What Are Shin Splints?
The term shin splints has been adopted to describe pain in the front lower leg, mostly of an acute nature that may persist from hours to days. People that seem to be afflicted with this condition are mostly individuals who engage in moderately to heavy physical activities on a daily basis.
Common Reasons for Shin Splints
The main reasons that shin splints occur can be attributed to two different groups – overload/incorrect training methods, and biomechanical inefficiencies. Overloading and training errors occur when the individual regularly plays sports that require a lot of running. It is the consequence of running from the repeated shock on the muscles and tendons that cause stress, fatigue and overload in the soft tissues. Ultimately, when the tissue loses its ability to absorb the shock, pain sets in.

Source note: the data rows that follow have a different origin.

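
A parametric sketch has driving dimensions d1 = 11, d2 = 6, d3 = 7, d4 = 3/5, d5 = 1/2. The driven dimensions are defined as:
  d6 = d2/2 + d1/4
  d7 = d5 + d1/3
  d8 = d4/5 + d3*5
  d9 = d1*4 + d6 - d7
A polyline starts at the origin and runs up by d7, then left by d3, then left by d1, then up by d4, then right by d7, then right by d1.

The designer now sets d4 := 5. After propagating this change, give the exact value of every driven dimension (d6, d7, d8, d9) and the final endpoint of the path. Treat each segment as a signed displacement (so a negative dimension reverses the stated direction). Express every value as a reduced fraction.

Apply edit: d4 := 5
  d6 = d2/2 + d1/4 = 23/4
  d7 = d5 + d1/3 = 25/6
  d8 = d4/5 + d3*5 = 36
  d9 = d1*4 + d6 - d7 = 547/12
Walk from origin (0, 0):
  seg 1: up by d7 = 25/6 → (0, 25/6)
  seg 2: left by d3 = 7 → (-7, 25/6)
  seg 3: left by d1 = 11 → (-18, 25/6)
  seg 4: up by d4 = 5 → (-18, 55/6)
  seg 5: right by d7 = 25/6 → (-83/6, 55/6)
  seg 6: right by d1 = 11 → (-17/6, 55/6)

d6 = 23/4
d7 = 25/6
d8 = 36
d9 = 547/12
endpoint = (-17/6, 55/6)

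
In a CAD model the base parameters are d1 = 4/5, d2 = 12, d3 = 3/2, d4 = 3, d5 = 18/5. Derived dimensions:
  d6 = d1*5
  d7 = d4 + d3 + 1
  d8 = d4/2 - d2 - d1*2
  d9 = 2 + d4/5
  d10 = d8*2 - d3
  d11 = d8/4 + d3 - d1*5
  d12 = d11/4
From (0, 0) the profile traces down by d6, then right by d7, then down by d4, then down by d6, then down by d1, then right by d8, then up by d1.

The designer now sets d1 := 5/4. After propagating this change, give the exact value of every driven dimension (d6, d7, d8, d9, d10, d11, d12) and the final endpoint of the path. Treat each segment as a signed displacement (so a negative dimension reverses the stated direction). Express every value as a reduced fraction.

d6 = 25/4
d7 = 11/2
d8 = -13
d9 = 13/5
d10 = -55/2
d11 = -8
d12 = -2
endpoint = (-15/2, -31/2)

Apply edit: d1 := 5/4
  d6 = d1*5 = 25/4
  d7 = d4 + d3 + 1 = 11/2
  d8 = d4/2 - d2 - d1*2 = -13
  d9 = 2 + d4/5 = 13/5
  d10 = d8*2 - d3 = -55/2
  d11 = d8/4 + d3 - d1*5 = -8
  d12 = d11/4 = -2
Walk from origin (0, 0):
  seg 1: down by d6 = 25/4 → (0, -25/4)
  seg 2: right by d7 = 11/2 → (11/2, -25/4)
  seg 3: down by d4 = 3 → (11/2, -37/4)
  seg 4: down by d6 = 25/4 → (11/2, -31/2)
  seg 5: down by d1 = 5/4 → (11/2, -67/4)
  seg 6: right by d8 = -13 → (-15/2, -67/4)
  seg 7: up by d1 = 5/4 → (-15/2, -31/2)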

Biomechanical inefficiencies refer to conditions that you are born with, such as flat feet. Flat feet lead to overpronation which causes the foot to roll inwards upon impact with the floor. This can cause the tibia to twist, in turn over-stretching the muscles in the lower leg and causing shin splints in the long run. Other biomechanical causes can include poor running techniques, running with excessive forward or backward lean, and tight muscles in the lower leg. High-intensity activities that involve landing on the balls of your feet repeatedly for a sustained period of time can also play a major factor in the aggravation of shin splints.
Diagnosis and Treatment
The diagnosis for shin splints can normally be done during a regular physical examination. Through your physical activity history, along with physical examinations and perhaps imaging scans, your doctor will be able to determine the root cause for your shin splints.
The treatment of shin splints is similar to other soft tissue injuries, so surgery is rarely necessary. When faced with the immediate onset of shin splints, apply the R.I.C.E technique to alleviate the pain. Stop and rest immediately, followed by icing the area of pain and apply compression. Finally, elevate your legs to limit blood flow from the area and abstain from further physical activities. These have to be performed within 72 hours from when the pain first starts to give you the best possible opportunity to recover from the injury.